La Guinée est un pays de paradoxes. D’un côté, on brandit une opération de « lutte contre la corruption », sur fond de « récupération des biens de l’Etat », avec la destruction frénétique d’habitations à la Cité ministérielle et à Camayenne, et de l’autre on assiste au procès de l’ancien ministre de l’urbanisme de l’habitat, Ibrahima Kourouma pour ne pas le nommer, pour une précédente campagne du même genre initiée sous le régime déchu d’Alpha Condé, sur les sites de Kaporo Rails, Dimesse et Kipé.
Si vous y comprenez quelque chose, aidez-nous, mais à notre niveau nous cherchons à comprendre qu’est-ce qui pourrait motiver un Etat censé protéger ses propres citoyens, leur garantir sécurité, logement et éducation, pour accepter de laisser abattre malheur et désolation sur des familles qui vivaient tranquillement leur vie quelque part, parfois depuis plus de 50 ans. Comme cadeau de nouvel an en plus, pour ne pas faire dans le cynisme !
La campagne précédente avait été interrompue quand à Conakry, Kankan et Nzérékoré, des voix s’étaient élevées pour demander des explications au sujet de cette opération dont l’impopularité se le dispute au… populisme.
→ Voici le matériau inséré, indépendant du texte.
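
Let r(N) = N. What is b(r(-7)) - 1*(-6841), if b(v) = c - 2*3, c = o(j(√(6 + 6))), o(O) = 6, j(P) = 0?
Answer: 6841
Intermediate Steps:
c = 6
b(v) = 0 (b(v) = 6 - 2*3 = 6 - 6 = 0)
b(r(-7)) - 1*(-6841) = 0 - 1*(-6841) = 0 + 6841 = 6841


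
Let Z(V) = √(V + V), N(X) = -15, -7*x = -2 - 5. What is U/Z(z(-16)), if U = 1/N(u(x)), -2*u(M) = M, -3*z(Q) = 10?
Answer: I*√15/150 ≈ 0.02582*I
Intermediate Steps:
z(Q) = -10/3 (z(Q) = -⅓*10 = -10/3)
x = 1 (x = -(-2 - 5)/7 = -⅐*(-7) = 1)
u(M) = -M/2
Z(V) = √2*√V (Z(V) = √(2*V) = √2*√V)
U = -1/15 (U = 1/(-15) = -1/15 ≈ -0.066667)
U/Z(z(-16)) = -(-I*√15/10)/15 = -(-1)*I*√15/150 = I*√15/150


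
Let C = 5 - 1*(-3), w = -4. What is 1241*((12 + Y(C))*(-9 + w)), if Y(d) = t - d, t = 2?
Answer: -96798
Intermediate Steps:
C = 8 (C = 5 + 3 = 8)
Y(d) = 2 - d
1241*((12 + Y(C))*(-9 + w)) = 1241*((12 + (2 - 1*8))*(-9 - 4)) = 1241*((12 + (2 - 8))*(-13)) = 1241*((12 - 6)*(-13)) = 1241*(6*(-13)) = 1241*(-78) = -96798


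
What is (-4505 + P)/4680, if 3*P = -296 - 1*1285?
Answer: -629/585 ≈ -1.0752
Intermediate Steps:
P = -527 (P = (-296 - 1*1285)/3 = (-296 - 1285)/3 = (⅓)*(-1581) = -527)
(-4505 + P)/4680 = (-4505 - 527)/4680 = -5032*1/4680 = -629/585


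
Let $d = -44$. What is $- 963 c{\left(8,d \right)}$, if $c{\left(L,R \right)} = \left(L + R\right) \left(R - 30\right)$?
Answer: $-2565432$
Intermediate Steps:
$c{\left(L,R \right)} = \left(-30 + R\right) \left(L + R\right)$ ($c{\left(L,R \right)} = \left(L + R\right) \left(-30 + R\right) = \left(-30 + R\right) \left(L + R\right)$)
$- 963 c{\left(8,d \right)} = - 963 \left(\left(-44\right)^{2} - 240 - -1320 + 8 \left(-44\right)\right) = - 963 \left(1936 - 240 + 1320 - 352\right) = \left(-963\right) 2664 = -2565432$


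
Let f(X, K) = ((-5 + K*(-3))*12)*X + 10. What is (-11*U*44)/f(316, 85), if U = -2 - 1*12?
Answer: -3388/492955 ≈ -0.0068728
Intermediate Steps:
U = -14 (U = -2 - 12 = -14)
f(X, K) = 10 + X*(-60 - 36*K) (f(X, K) = ((-5 - 3*K)*12)*X + 10 = (-60 - 36*K)*X + 10 = X*(-60 - 36*K) + 10 = 10 + X*(-60 - 36*K))
(-11*U*44)/f(316, 85) = (-11*(-14)*44)/(10 - 60*316 - 36*85*316) = (154*44)/(10 - 18960 - 966960) = 6776/(-985910) = 6776*(-1/985910) = -3388/492955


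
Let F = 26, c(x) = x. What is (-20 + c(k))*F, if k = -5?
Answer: -650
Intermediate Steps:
(-20 + c(k))*F = (-20 - 5)*26 = -25*26 = -650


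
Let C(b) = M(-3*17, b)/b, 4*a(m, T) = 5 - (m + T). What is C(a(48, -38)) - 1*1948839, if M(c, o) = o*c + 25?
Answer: -1948910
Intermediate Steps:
M(c, o) = 25 + c*o (M(c, o) = c*o + 25 = 25 + c*o)
a(m, T) = 5/4 - T/4 - m/4 (a(m, T) = (5 - (m + T))/4 = (5 - (T + m))/4 = (5 + (-T - m))/4 = (5 - T - m)/4 = 5/4 - T/4 - m/4)
C(b) = (25 - 51*b)/b (C(b) = (25 + (-3*17)*b)/b = (25 - 51*b)/b)
C(a(48, -38)) - 1*1948839 = (-51 + 25/(5/4 - ¼*(-38) - ¼*48)) - 1*1948839 = (-51 + 25/(5/4 + 19/2 - 12)) - 1948839 = (-51 + 25/(-5/4)) - 1948839 = (-51 + 25*(-⅘)) - 1948839 = (-51 - 20) - 1948839 = -71 - 1948839 = -1948910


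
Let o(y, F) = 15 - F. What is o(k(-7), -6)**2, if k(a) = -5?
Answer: 441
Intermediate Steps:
o(k(-7), -6)**2 = (15 - 1*(-6))**2 = (15 + 6)**2 = 21**2 = 441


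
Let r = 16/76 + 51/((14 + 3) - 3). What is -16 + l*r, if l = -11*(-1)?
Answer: 7019/266 ≈ 26.387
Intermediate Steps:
l = 11
r = 1025/266 (r = 16*(1/76) + 51/(17 - 3) = 4/19 + 51/14 = 1025/266 ≈ 3.8534)
-16 + l*r = -16 + 11*(1025/266) = -16 + 11275/266 = 7019/266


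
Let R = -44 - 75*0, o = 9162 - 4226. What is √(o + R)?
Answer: 2*√1223 ≈ 69.943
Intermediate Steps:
o = 4936
R = -44 (R = -44 + 0 = -44)
√(o + R) = √(4936 - 44) = √4892 = 2*√1223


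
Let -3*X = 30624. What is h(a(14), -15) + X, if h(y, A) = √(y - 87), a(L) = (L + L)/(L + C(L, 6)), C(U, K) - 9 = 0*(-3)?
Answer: -10208 + I*√45379/23 ≈ -10208.0 + 9.2619*I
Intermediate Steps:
C(U, K) = 9 (C(U, K) = 9 + 0*(-3) = 9 + 0 = 9)
a(L) = 2*L/(9 + L) (a(L) = (L + L)/(L + 9) = (2*L)/(9 + L) = 2*L/(9 + L))
X = -10208 (X = -⅓*30624 = -10208)
h(y, A) = √(-87 + y)
h(a(14), -15) + X = √(-87 + 2*14/(9 + 14)) - 10208 = √(-87 + 2*14/23) - 10208 = √(-87 + 2*14*(1/23)) - 10208 = √(-87 + 28/23) - 10208 = √(-1973/23) - 10208 = I*√45379/23 - 10208 = -10208 + I*√45379/23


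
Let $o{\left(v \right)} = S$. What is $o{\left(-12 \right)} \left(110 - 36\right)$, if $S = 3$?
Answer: $222$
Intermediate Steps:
$o{\left(v \right)} = 3$
$o{\left(-12 \right)} \left(110 - 36\right) = 3 \left(110 - 36\right) = 3 \cdot 74 = 222$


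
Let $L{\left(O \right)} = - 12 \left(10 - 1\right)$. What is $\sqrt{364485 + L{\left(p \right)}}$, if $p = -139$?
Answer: $\sqrt{364377} \approx 603.64$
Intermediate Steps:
$L{\left(O \right)} = -108$ ($L{\left(O \right)} = \left(-12\right) 9 = -108$)
$\sqrt{364485 + L{\left(p \right)}} = \sqrt{364485 - 108} = \sqrt{364377}$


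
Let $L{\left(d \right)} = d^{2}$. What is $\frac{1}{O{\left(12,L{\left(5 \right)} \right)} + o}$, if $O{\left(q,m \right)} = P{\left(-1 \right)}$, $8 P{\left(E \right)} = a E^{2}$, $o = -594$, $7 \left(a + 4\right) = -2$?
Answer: $- \frac{28}{16647} \approx -0.001682$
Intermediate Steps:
$a = - \frac{30}{7}$ ($a = -4 + \frac{1}{7} \left(-2\right) = -4 - \frac{2}{7} = - \frac{30}{7} \approx -4.2857$)
$P{\left(E \right)} = - \frac{15 E^{2}}{28}$ ($P{\left(E \right)} = \frac{\left(- \frac{30}{7}\right) E^{2}}{8} = - \frac{15 E^{2}}{28}$)
$O{\left(q,m \right)} = - \frac{15}{28}$ ($O{\left(q,m \right)} = - \frac{15 \left(-1\right)^{2}}{28} = \left(- \frac{15}{28}\right) 1 = - \frac{15}{28}$)
$\frac{1}{O{\left(12,L{\left(5 \right)} \right)} + o} = \frac{1}{- \frac{15}{28} - 594} = \frac{1}{- \frac{16647}{28}} = - \frac{28}{16647}$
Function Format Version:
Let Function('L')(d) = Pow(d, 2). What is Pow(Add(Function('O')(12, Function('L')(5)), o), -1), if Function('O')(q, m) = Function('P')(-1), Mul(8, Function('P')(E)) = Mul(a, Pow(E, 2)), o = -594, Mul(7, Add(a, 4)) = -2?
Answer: Rational(-28, 16647) ≈ -0.0016820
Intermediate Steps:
a = Rational(-30, 7) (a = Add(-4, Mul(Rational(1, 7), -2)) = Add(-4, Rational(-2, 7)) = Rational(-30, 7) ≈ -4.2857)
Function('P')(E) = Mul(Rational(-15, 28), Pow(E, 2)) (Function('P')(E) = Mul(Rational(1, 8), Mul(Rational(-30, 7), Pow(E, 2))) = Mul(Rational(-15, 28), Pow(E, 2)))
Function('O')(q, m) = Rational(-15, 28) (Function('O')(q, m) = Mul(Rational(-15, 28), Pow(-1, 2)) = Mul(Rational(-15, 28), 1) = Rational(-15, 28))
Pow(Add(Function('O')(12, Function('L')(5)), o), -1) = Pow(Add(Rational(-15, 28), -594), -1) = Pow(Rational(-16647, 28), -1) = Rational(-28, 16647)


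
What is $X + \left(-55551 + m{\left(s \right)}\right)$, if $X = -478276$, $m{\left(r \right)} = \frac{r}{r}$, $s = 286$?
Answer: $-533826$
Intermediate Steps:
$m{\left(r \right)} = 1$
$X + \left(-55551 + m{\left(s \right)}\right) = -478276 + \left(-55551 + 1\right) = -478276 - 55550 = -533826$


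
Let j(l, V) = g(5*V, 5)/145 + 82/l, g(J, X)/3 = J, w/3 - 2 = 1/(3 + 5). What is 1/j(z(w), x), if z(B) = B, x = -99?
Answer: 1479/3877 ≈ 0.38148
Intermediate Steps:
w = 51/8 (w = 6 + 3/(3 + 5) = 6 + 3/8 = 51/8 ≈ 6.3750)
g(J, X) = 3*J
j(l, V) = 82/l + 3*V/29 (j(l, V) = (3*(5*V))/145 + 82/l = (15*V)*(1/145) + 82/l = 3*V/29 + 82/l = 82/l + 3*V/29)
1/j(z(w), x) = 1/(82/(51/8) + (3/29)*(-99)) = 1/(82*(8/51) - 297/29) = 1/(656/51 - 297/29) = 1/(3877/1479) = 1479/3877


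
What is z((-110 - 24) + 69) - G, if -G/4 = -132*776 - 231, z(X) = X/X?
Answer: -410651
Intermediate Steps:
z(X) = 1
G = 410652 (G = -4*(-132*776 - 231) = -4*(-102432 - 231) = -4*(-102663) = 410652)
z((-110 - 24) + 69) - G = 1 - 1*410652 = 1 - 410652 = -410651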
Car durant tout le temps qu’on nous a bassiné avec des promesses creuses et un volontarisme qui, jusqu’à maintenant, ne donne aucun résultat probant (ou presque), sauf à voir émerger, environ an après les faits, une vingtaine de duplex inachevés à la « Cité ministérielle », là où, au bas mot, des dizaines de familles y construisaient leur vie (dans des villas moins cossues certes mais habitables !), on attend de comprendre la finalité réelle de la « stratégie » qui fonde cette histoire suscitant tant d’émoi.
Comble du paradoxe, au moment où dans le discours officiel, un accent particulier est mis – théoriquement – sur l’éducation, on se demande bien comment des milliers d’élèves, devenus des SDF (sans domicile fixe), dans leur propre pays, dans la ville où ils sont presque tous nés, vont pouvoir étudier sereinement cette année où on nous promet, grâce à la « géniale organisation » tirée d’un chapeau de magicien, de faire beaucoup mieux que ce qui est sorti des résultats catastrophiques des examens de l’année dernière.
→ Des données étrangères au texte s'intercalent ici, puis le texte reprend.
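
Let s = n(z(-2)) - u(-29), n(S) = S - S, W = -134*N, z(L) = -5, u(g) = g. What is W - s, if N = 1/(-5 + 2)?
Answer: 47/3 ≈ 15.667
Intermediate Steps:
N = -⅓ (N = 1/(-3) = -⅓ ≈ -0.33333)
W = 134/3 (W = -134*(-⅓) = 134/3 ≈ 44.667)
n(S) = 0
s = 29 (s = 0 - 1*(-29) = 0 + 29 = 29)
W - s = 134/3 - 1*29 = 134/3 - 29 = 47/3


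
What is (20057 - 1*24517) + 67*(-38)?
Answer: -7006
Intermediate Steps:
(20057 - 1*24517) + 67*(-38) = (20057 - 24517) - 2546 = -4460 - 2546 = -7006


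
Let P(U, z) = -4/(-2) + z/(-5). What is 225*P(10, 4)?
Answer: 270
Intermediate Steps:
P(U, z) = 2 - z/5 (P(U, z) = -4*(-½) + z*(-⅕) = 2 - z/5)
225*P(10, 4) = 225*(2 - ⅕*4) = 225*(2 - ⅘) = 225*(6/5) = 270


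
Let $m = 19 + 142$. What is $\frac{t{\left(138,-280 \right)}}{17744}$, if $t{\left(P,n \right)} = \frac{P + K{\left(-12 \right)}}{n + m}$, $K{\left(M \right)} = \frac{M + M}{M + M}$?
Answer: $- \frac{139}{2111536} \approx -6.5829 \cdot 10^{-5}$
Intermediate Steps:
$K{\left(M \right)} = 1$ ($K{\left(M \right)} = \frac{2 M}{2 M} = 2 M \frac{1}{2 M} = 1$)
$m = 161$
$t{\left(P,n \right)} = \frac{1 + P}{161 + n}$ ($t{\left(P,n \right)} = \frac{P + 1}{n + 161} = \frac{1 + P}{161 + n}$)
$\frac{t{\left(138,-280 \right)}}{17744} = \frac{\frac{1}{161 - 280} \left(1 + 138\right)}{17744} = \frac{1}{-119} \cdot 139 \cdot \frac{1}{17744} = \left(- \frac{1}{119}\right) 139 \cdot \frac{1}{17744} = \left(- \frac{139}{119}\right) \frac{1}{17744} = - \frac{139}{2111536}$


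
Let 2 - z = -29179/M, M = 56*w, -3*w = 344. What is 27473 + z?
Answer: 529190863/19264 ≈ 27470.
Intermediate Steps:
w = -344/3 (w = -⅓*344 = -344/3 ≈ -114.67)
M = -19264/3 (M = 56*(-344/3) = -19264/3 ≈ -6421.3)
z = -49009/19264 (z = 2 - (-29179)/(-19264/3) = 2 - (-29179)*(-3)/19264 = 2 - 1*87537/19264 = 2 - 87537/19264 = -49009/19264 ≈ -2.5441)
27473 + z = 27473 - 49009/19264 = 529190863/19264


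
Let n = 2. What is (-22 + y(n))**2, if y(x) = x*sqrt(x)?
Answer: 492 - 88*sqrt(2) ≈ 367.55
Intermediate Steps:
y(x) = x**(3/2)
(-22 + y(n))**2 = (-22 + 2**(3/2))**2 = (-22 + 2*sqrt(2))**2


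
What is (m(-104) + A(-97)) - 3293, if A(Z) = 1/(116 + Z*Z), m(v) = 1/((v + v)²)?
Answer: -1357011000011/412089600 ≈ -3293.0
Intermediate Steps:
m(v) = 1/(4*v²) (m(v) = 1/((2*v)²) = 1/(4*v²))
A(Z) = 1/(116 + Z²)
(m(-104) + A(-97)) - 3293 = ((¼)/(-104)² + 1/(116 + (-97)²)) - 3293 = ((¼)*(1/10816) + 1/(116 + 9409)) - 3293 = (1/43264 + 1/9525) - 3293 = 52789/412089600 - 3293 = -1357011000011/412089600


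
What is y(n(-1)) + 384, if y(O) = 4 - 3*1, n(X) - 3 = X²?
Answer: 385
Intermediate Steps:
n(X) = 3 + X²
y(O) = 1 (y(O) = 4 - 3 = 1)
y(n(-1)) + 384 = 1 + 384 = 385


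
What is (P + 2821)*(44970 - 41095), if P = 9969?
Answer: 49561250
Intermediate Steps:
(P + 2821)*(44970 - 41095) = (9969 + 2821)*(44970 - 41095) = 12790*3875 = 49561250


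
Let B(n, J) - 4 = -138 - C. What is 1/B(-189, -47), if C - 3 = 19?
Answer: -1/156 ≈ -0.0064103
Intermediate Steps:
C = 22 (C = 3 + 19 = 22)
B(n, J) = -156 (B(n, J) = 4 + (-138 - 1*22) = 4 + (-138 - 22) = 4 - 160 = -156)
1/B(-189, -47) = 1/(-156) = -1/156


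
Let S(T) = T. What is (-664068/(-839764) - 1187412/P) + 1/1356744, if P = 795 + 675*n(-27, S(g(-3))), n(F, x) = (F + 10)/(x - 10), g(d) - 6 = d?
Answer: -49243484392145987/101116848196920 ≈ -487.00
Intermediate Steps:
g(d) = 6 + d
n(F, x) = (10 + F)/(-10 + x)
P = 17040/7 (P = 795 + 675*((10 - 27)/(-10 + (6 - 3))) = 795 + 675*(-17/(-10 + 3)) = 795 + 675*(-17/(-7)) = 795 + 675*(-1/7*(-17)) = 795 + 675*(17/7) = 795 + 11475/7 = 17040/7 ≈ 2434.3)
(-664068/(-839764) - 1187412/P) + 1/1356744 = (-664068/(-839764) - 1187412/17040/7) + 1/1356744 = (-664068*(-1/839764) - 1187412*7/17040) + 1/1356744 = (166017/209941 - 692657/1420) + 1/1356744 = -145181359097/298116220 + 1/1356744 = -49243484392145987/101116848196920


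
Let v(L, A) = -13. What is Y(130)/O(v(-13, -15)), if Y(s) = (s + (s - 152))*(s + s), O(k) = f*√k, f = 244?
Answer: -540*I*√13/61 ≈ -31.918*I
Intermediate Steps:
O(k) = 244*√k
Y(s) = 2*s*(-152 + 2*s) (Y(s) = (s + (-152 + s))*(2*s) = (-152 + 2*s)*(2*s) = 2*s*(-152 + 2*s))
Y(130)/O(v(-13, -15)) = (4*130*(-76 + 130))/((244*√(-13))) = (4*130*54)/((244*(I*√13))) = 28080/((244*I*√13)) = 28080*(-I*√13/3172) = -540*I*√13/61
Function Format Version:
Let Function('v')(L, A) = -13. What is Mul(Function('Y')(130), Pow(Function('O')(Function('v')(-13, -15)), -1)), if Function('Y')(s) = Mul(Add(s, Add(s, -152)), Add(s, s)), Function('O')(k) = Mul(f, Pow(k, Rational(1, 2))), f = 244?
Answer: Mul(Rational(-540, 61), I, Pow(13, Rational(1, 2))) ≈ Mul(-31.918, I)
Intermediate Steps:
Function('O')(k) = Mul(244, Pow(k, Rational(1, 2)))
Function('Y')(s) = Mul(2, s, Add(-152, Mul(2, s))) (Function('Y')(s) = Mul(Add(s, Add(-152, s)), Mul(2, s)) = Mul(Add(-152, Mul(2, s)), Mul(2, s)) = Mul(2, s, Add(-152, Mul(2, s))))
Mul(Function('Y')(130), Pow(Function('O')(Function('v')(-13, -15)), -1)) = Mul(Mul(4, 130, Add(-76, 130)), Pow(Mul(244, Pow(-13, Rational(1, 2))), -1)) = Mul(Mul(4, 130, 54), Pow(Mul(244, Mul(I, Pow(13, Rational(1, 2)))), -1)) = Mul(28080, Pow(Mul(244, I, Pow(13, Rational(1, 2))), -1)) = Mul(28080, Mul(Rational(-1, 3172), I, Pow(13, Rational(1, 2)))) = Mul(Rational(-540, 61), I, Pow(13, Rational(1, 2)))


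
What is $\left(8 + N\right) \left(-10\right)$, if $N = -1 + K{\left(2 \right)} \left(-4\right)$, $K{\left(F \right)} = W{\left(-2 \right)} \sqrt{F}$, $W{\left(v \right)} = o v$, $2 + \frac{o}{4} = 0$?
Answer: $-70 + 640 \sqrt{2} \approx 835.1$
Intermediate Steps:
$o = -8$ ($o = -8 + 4 \cdot 0 = -8 + 0 = -8$)
$W{\left(v \right)} = - 8 v$
$K{\left(F \right)} = 16 \sqrt{F}$ ($K{\left(F \right)} = \left(-8\right) \left(-2\right) \sqrt{F} = 16 \sqrt{F}$)
$N = -1 - 64 \sqrt{2}$ ($N = -1 + 16 \sqrt{2} \left(-4\right) = -1 - 64 \sqrt{2} \approx -91.51$)
$\left(8 + N\right) \left(-10\right) = \left(8 - \left(1 + 64 \sqrt{2}\right)\right) \left(-10\right) = \left(7 - 64 \sqrt{2}\right) \left(-10\right) = -70 + 640 \sqrt{2}$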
Dans une ambiance aussi morose, on se demande bien qu’est-ce que des gamins ont pu faire pour mériter un sort aussi cruel. Qu’est-ce qui urgeait tant pour les déstabiliser eux et leurs familles en pleine année scolaire ? Comment pourront-ils faire pour rallier leur établissement scolaire, dans un contexte où, on l’imagine, les priorités des chefs de famille délogés se trouvent ailleurs ? On pourrait poser des questions à l’infini…
Quoi qu’il en soit, le simple fait de perdre de vue la responsabilité de l’Etat dans le bien-être de tous les citoyens qui, du reste, paient leurs impôts et leurs redevances déguisées, est un scandale qui devrait pousser les nouvelles autorités à revoir leur copie.
Ailleurs, pour une opération de déguerpissement, le gouvernement évalue d’abord l’urgence et la nécessité. Dans un second temps, il prend son temps pour aménager et ériger des habitations décentes dans une zone où les futurs déguerpis pourront continuer normalement leur vie. Une fois cette étape franchie, les écoles les marchés, les commodités (eau, électricité, voiries, etc) assurées, il peut servir aux familles concernées des mises en demeure les invitant à rejoindre les endroits aménagés.
Parce que penser que l’Etat ne devrait servir qu’à user de la force maquillée d’un vernis « légal » n’apporte aucune solution durable.